When you finish reading, ask them questions about spiritual principles that surfaced in what you just read. I’ve usually included a few questions (with the answers) that you might want to ask to provoke dialogue. Work toward a discussion about how you and they can apply what you’ve learned in your own lives. Allow your kids to interrupt at any time with questions. When they do, you’ll know they’re interested.
Then spend a few minutes praying together. The idea is to get your kids comfortable with praying sincerely, out loud. Prayer can easily become a meaningless ritual, and the quickest route to ritualistic prayer is to pray the same thing every day. Don’t let that happen. I suggest that you model your daily family prayers after this sequence: God, Others, Us. Give each member of your family a different part of the sequence to pray each day. Begin by praising and worshipping God, expressing thankfulness or affirming something about one of His attributes that surfaced in the Bible chapter you just read. The person who is assigned this sequence might simply say, “God, You are really powerful” or, “Thank You for Your great mercy.” Next, pray for others. You could pray for a ministry in your church, a missionary you support or know, a sick friend or an unsaved neighbor. Finally, pray for your own needs. These could be material, emotional or spiritual needs among your family. (“Lord, help us to become more like You” or, “Lord, I request Your help on my English test today.”)

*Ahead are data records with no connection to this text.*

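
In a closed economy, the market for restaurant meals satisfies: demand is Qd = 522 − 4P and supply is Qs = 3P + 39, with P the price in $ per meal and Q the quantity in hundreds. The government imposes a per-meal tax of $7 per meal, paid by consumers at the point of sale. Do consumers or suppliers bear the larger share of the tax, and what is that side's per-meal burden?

Without the tax, 522 − 4P = 3P + 39 gives 7P = 483, so P* = $69 and Q* = 246.
With the tax collected from consumers, demand (in seller-price terms) shifts: Qd = 522 − 4(P + 7).
Solving gives Q = 234 with consumers paying $72 and suppliers receiving $65 (the $7 wedge).
Per-meal burden: consumers $3, suppliers $4.
Suppliers take the larger share because supply is less price-elastic here (demand slope 4 vs supply slope 3).
The less price-elastic side of the market bears the larger share of a per-unit tax.

Suppliers bear the larger share: $4 per meal.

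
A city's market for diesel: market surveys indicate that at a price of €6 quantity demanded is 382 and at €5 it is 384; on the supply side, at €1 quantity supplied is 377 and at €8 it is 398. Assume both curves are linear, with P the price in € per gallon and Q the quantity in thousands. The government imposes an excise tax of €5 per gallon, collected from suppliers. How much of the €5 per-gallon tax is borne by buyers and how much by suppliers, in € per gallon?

Buyers bear €3 per gallon; suppliers bear €2 per gallon.

Demand slope: (384 − 382)/(5 − 6) = -2, so Qd = 394 − 2P.
Supply slope: (398 − 377)/(8 − 1) = 3, so Qs = 3P + 374.
Before the tax: set 394 − 2P = 3P + 374 → P* = €4, Q* = 386.
With the tax collected from suppliers, supply shifts: Qs = 3(P − 5) + 374.
New equilibrium: buyers pay €7, suppliers receive €2, Q = 380. (Wedge: Pb − Ps = 5.)
Burden on buyers: €3; on suppliers: €2. (They sum to €5.)
The less price-elastic side of the market bears the larger share of a per-unit tax.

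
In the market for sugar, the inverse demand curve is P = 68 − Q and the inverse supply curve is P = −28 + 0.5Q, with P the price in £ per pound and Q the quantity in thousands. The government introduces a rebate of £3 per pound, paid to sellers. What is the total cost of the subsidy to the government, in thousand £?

Government outlay = £198 thousand.

Rewrite in direct form: Qd = 68 − P and Qs = 2P + 56.
Without the subsidy, 68 − P = 2P + 56 gives 3P = 12, so P* = £4 and Q* = 64.
With a per-unit subsidy paid to sellers, each receives P + 3 per unit sold, so supply becomes Qs = 2(P + 3) + 56.
New equilibrium: buyers pay £2, sellers receive £5, Q = 66. (Wedge: Pb − Ps = −3.)
Outlay = t · Q = 3 · 66 = £198.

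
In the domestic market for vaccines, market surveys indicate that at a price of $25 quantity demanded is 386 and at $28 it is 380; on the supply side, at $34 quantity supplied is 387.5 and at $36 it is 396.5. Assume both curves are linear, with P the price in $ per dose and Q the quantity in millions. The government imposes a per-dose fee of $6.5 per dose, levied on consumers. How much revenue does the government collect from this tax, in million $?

Tax revenue = $2372.5 million.

Demand slope: (380 − 386)/(28 − 25) = -2, so Qd = 436 − 2P.
Supply slope: (396.5 − 387.5)/(36 − 34) = 4.5, so Qs = 4.5P + 234.5.
Before the tax: set 436 − 2P = 4.5P + 234.5 → P* = $31, Q* = 374.
With the tax collected from consumers, demand (in seller-price terms) shifts: Qd = 436 − 2(P + 6.5).
New equilibrium: consumers pay $35.5, producers receive $29, Q = 365. (Wedge: Pb − Ps = 6.5.)
Revenue = t · Q = 6.5 · 365 = $2372.5.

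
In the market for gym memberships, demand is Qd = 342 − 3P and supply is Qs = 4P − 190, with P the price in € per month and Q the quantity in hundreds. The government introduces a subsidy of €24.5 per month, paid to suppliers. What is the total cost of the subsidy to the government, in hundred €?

Government outlay = €3822 hundred.

Without the subsidy, 342 − 3P = 4P − 190 gives 7P = 532, so P* = €76 and Q* = 114.
With a per-unit subsidy paid to suppliers, each receives P + 24.5 per unit sold, so supply becomes Qs = 4(P + 24.5) − 190.
New equilibrium: buyers pay €62, suppliers receive €86.5, Q = 156. (Wedge: Pb − Ps = −24.5.)
Outlay = t · Q = 24.5 · 156 = €3822.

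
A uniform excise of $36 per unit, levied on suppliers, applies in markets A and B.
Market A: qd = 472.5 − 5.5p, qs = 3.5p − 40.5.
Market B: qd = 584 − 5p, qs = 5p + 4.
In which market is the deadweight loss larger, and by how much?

Market A: pre-tax p* = $57, q* = 159; post-tax q = 82; deadweight loss = $1386.
Market B: pre-tax p* = $58, q* = 294; post-tax q = 204; deadweight loss = $1620.
Difference: $1386 vs $1620 → market B is larger by $234.

Market B, by $234.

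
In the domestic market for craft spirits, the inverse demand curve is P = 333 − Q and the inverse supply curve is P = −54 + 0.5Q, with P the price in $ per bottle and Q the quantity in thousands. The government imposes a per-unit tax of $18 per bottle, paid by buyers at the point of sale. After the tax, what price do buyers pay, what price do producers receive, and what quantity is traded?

Inverting to Q(P) form: Qd = 333 − P; Qs = 2P + 108.
Before the tax: set 333 − P = 2P + 108 → P* = $75, Q* = 258.
With the tax collected from buyers, demand (in seller-price terms) shifts: Qd = 333 − (P + 18).
New equilibrium: buyers pay $87, producers receive $69, Q = 246. (Wedge: Pb − Ps = 18.)
The less price-elastic side of the market bears the larger share of a per-unit tax.

Buyers pay $87; producers receive $69; quantity = 246.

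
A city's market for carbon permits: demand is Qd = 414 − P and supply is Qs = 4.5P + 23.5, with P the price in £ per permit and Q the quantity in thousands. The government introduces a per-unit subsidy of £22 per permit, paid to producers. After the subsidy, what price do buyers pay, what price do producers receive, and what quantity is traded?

Before the subsidy: set 414 − P = 4.5P + 23.5 → P* = £71, Q* = 343.
With a per-unit subsidy paid to producers, each receives P + 22 per unit sold, so supply becomes Qs = 4.5(P + 22) + 23.5.
New equilibrium: buyers pay £53, producers receive £75, Q = 361. (Wedge: Pb − Ps = −22.)

Buyers pay £53; producers receive £75; quantity = 361.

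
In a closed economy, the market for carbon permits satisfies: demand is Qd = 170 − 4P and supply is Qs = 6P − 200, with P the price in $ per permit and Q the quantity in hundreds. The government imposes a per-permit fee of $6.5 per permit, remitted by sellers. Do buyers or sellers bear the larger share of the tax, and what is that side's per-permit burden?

Buyers bear the larger share: $3.9 per permit.

Before the tax: set 170 − 4P = 6P − 200 → P* = $37, Q* = 22.
With the tax collected from sellers, supply shifts: Qs = 6(P − 6.5) − 200.
New equilibrium: buyers pay $40.9, sellers receive $34.4, Q = 6.4. (Wedge: Pb − Ps = 6.5.)
Per-permit burden: buyers $3.9, sellers $2.6.
Buyers take the larger share because demand is less price-elastic here (demand slope 4 vs supply slope 6).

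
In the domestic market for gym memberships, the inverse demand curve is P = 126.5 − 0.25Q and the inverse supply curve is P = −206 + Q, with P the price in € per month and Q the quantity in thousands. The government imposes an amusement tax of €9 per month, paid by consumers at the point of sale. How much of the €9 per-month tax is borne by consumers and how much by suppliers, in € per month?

Consumers bear €1.8 per month; suppliers bear €7.2 per month.

Rewrite in direct form: Qd = 506 − 4P and Qs = P + 206.
Without the tax, 506 − 4P = P + 206 gives 5P = 300, so P* = €60 and Q* = 266.
With the tax collected from consumers, demand (in seller-price terms) shifts: Qd = 506 − 4(P + 9).
Solving gives Q = 258.8 with consumers paying €61.8 and suppliers receiving €52.8 (the €9 wedge).
Burden on consumers: €1.8; on suppliers: €7.2. (They sum to €9.)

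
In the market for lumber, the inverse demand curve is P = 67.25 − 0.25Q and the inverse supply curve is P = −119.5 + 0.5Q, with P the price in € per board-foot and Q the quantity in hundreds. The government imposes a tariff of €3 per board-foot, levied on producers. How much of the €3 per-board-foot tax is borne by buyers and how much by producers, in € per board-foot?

Inverting to Q(P) form: Qd = 269 − 4P; Qs = 2P + 239.
Before the tax: set 269 − 4P = 2P + 239 → P* = €5, Q* = 249.
With the tax collected from producers, supply shifts: Qs = 2(P − 3) + 239.
Solving gives Q = 245 with buyers paying €6 and producers receiving €3 (the €3 wedge).
Burden on buyers: €1; on producers: €2. (They sum to €3.)

Buyers bear €1 per board-foot; producers bear €2 per board-foot.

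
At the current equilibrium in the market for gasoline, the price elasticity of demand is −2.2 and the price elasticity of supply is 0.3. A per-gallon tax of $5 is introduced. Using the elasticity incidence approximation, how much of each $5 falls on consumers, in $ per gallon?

Incidence ratio: consumers' share ≈ εs / (εs + |εd|) = 0.3 / (0.3 + 2.2) = 0.12.
So consumers bear ≈ 0.12 × $5 = $0.6; producers bear $4.4.

Consumers bear ≈ $0.6 per gallon.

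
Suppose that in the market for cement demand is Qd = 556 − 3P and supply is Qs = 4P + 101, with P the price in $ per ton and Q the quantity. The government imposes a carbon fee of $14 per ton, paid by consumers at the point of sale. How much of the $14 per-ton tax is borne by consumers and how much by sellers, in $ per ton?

Consumers bear $8 per ton; sellers bear $6 per ton.

Without the tax, 556 − 3P = 4P + 101 gives 7P = 455, so P* = $65 and Q* = 361.
With the tax collected from consumers, demand (in seller-price terms) shifts: Qd = 556 − 3(P + 14).
New equilibrium: consumers pay $73, sellers receive $59, Q = 337. (Wedge: Pb − Ps = 14.)
Burden on consumers: $8; on sellers: $6. (They sum to $14.)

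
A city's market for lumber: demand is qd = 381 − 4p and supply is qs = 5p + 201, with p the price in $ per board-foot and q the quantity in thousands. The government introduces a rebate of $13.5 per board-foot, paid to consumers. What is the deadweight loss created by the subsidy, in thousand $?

Deadweight loss = $202.5 thousand.

Without the subsidy, 381 − 4p = 5p + 201 gives 9p = 180, so p* = $20 and q* = 301.
With a per-unit subsidy paid to consumers, each effectively pays p − 13.5, so demand becomes qd = 381 − 4(p − 13.5).
Solving gives q = 331 with consumers paying $12.5 and producers receiving $26 (the $13.5 wedge).
Quantity rises by |ΔQ| = |301 − 331| = 30.
DWL = ½ · t · |ΔQ| = ½ · 13.5 · 30 = $202.5.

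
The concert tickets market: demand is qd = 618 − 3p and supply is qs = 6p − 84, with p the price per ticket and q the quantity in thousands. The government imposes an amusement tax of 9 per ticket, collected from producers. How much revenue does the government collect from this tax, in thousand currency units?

Tax revenue = 3294 thousand.

Before the tax: set 618 − 3p = 6p − 84 → p* = 78, q* = 384.
With the tax collected from producers, supply shifts: qs = 6(p − 9) − 84.
New equilibrium: buyers pay 84, producers receive 75, q = 366. (Wedge: pb − ps = 9.)
Revenue = t · Q = 9 · 366 = 3294.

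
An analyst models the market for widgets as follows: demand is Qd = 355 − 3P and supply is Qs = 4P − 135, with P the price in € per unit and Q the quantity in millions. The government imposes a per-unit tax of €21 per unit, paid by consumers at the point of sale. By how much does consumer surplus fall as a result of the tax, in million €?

Consumer surplus falls by €1524 million.

Without the tax, 355 − 3P = 4P − 135 gives 7P = 490, so P* = €70 and Q* = 145.
With the tax collected from consumers, demand (in seller-price terms) shifts: Qd = 355 − 3(P + 21).
New equilibrium: consumers pay €82, sellers receive €61, Q = 109. (Wedge: Pb − Ps = 21.)
ΔCS is the trapezoid between Q = 109 and Q = 145 of height €12: ½ · (145 + 109) · 12 = €1524.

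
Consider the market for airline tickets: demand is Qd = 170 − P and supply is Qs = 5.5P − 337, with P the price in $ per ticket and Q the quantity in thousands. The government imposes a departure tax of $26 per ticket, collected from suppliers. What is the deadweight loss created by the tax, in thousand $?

Deadweight loss = $286 thousand.

Before the tax: set 170 − P = 5.5P − 337 → P* = $78, Q* = 92.
With the tax collected from suppliers, supply shifts: Qs = 5.5(P − 26) − 337.
Solving gives Q = 70 with consumers paying $100 and suppliers receiving $74 (the $26 wedge).
Quantity falls by |ΔQ| = |92 − 70| = 22.
DWL = ½ · t · |ΔQ| = ½ · 26 · 22 = $286.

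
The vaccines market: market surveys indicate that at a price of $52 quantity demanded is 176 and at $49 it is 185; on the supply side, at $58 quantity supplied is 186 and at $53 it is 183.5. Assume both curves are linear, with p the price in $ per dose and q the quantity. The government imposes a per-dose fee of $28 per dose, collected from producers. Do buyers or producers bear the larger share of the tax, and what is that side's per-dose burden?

Demand slope: (185 − 176)/(49 − 52) = -3, so qd = 332 − 3p.
Supply slope: (183.5 − 186)/(53 − 58) = 0.5, so qs = 0.5p + 157.
Without the tax, 332 − 3p = 0.5p + 157 gives 3.5p = 175, so p* = $50 and q* = 182.
With the tax collected from producers, supply shifts: qs = 0.5(p − 28) + 157.
New equilibrium: buyers pay $54, producers receive $26, q = 170. (Wedge: pb − ps = 28.)
Per-dose burden: buyers $4, producers $24.
Producers take the larger share because supply is less price-elastic here (demand slope 3 vs supply slope 0.5).
The less price-elastic side of the market bears the larger share of a per-unit tax.

Producers bear the larger share: $24 per dose.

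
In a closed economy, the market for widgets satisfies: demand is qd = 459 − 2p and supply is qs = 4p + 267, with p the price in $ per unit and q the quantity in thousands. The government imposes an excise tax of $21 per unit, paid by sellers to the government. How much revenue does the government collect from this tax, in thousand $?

Tax revenue = $7707 thousand.

Before the tax: set 459 − 2p = 4p + 267 → p* = $32, q* = 395.
With the tax collected from sellers, supply shifts: qs = 4(p − 21) + 267.
New equilibrium: consumers pay $46, sellers receive $25, q = 367. (Wedge: pb − ps = 21.)
Revenue = t · Q = 21 · 367 = $7707.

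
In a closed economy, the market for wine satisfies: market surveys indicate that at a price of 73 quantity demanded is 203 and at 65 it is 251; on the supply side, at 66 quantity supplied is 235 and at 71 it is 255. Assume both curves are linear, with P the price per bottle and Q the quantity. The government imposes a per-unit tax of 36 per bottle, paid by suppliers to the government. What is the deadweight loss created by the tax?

Deadweight loss = 1555.2.

Demand slope: (251 − 203)/(65 − 73) = -6, so Qd = 641 − 6P.
Supply slope: (255 − 235)/(71 − 66) = 4, so Qs = 4P − 29.
Before the tax: set 641 − 6P = 4P − 29 → P* = 67, Q* = 239.
With the tax collected from suppliers, supply shifts: Qs = 4(P − 36) − 29.
New equilibrium: buyers pay 81.4, suppliers receive 45.4, Q = 152.6. (Wedge: Pb − Ps = 36.)
Quantity falls by |ΔQ| = |239 − 152.6| = 86.4.
DWL = ½ · t · |ΔQ| = ½ · 36 · 86.4 = 1555.2.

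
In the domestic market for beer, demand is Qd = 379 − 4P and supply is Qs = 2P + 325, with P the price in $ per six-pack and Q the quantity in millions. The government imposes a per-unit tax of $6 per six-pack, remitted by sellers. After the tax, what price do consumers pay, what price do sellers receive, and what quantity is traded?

Consumers pay $11; sellers receive $5; quantity = 335.

Before the tax: set 379 − 4P = 2P + 325 → P* = $9, Q* = 343.
With the tax collected from sellers, supply shifts: Qs = 2(P − 6) + 325.
Solving gives Q = 335 with consumers paying $11 and sellers receiving $5 (the $6 wedge).
The less price-elastic side of the market bears the larger share of a per-unit tax.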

When you first begin praying as a family, you may want to solicit ideas from the whole group for specific prayers for each category and then assign each member one item on your list. Once everyone grows more comfortable praying together, your prayer time will probably grow more spontaneous. Keep your prayer time short. One-sentence prayers are just fine. If they grow longer, let it happen naturally. Make sure that your prayer time is always meaningful and fresh, never just a time of “going through the motions.” Your total time spent in family devotions can be as short as 15 minutes or as long as your schedule permits. If your kids are asking questions, keep going as long as you can!
I suggest ending each gathering with a short song and hugs all around. You’ll need to set a regular time for devotions each day, depending on your family’s schedule. Right before or after breakfast, right after dinner or just before your youngest child goes to bed are possibilities. Very young children who can’t really participate will benefit by realizing that family devotions are something that is done every day. And they’ll love the singing and hugs at the end. Curb your children’s silliness during your time together but don’t be too serious. Enjoy yourself. If you do, your kids are more likely to enjoy themselves too.
You’ve made a great decision that will pay off in this life and the next. My prayer is that your family will grow closer to the Lord and each other as you fulfill your God-given responsibility to teach your children God’s Word.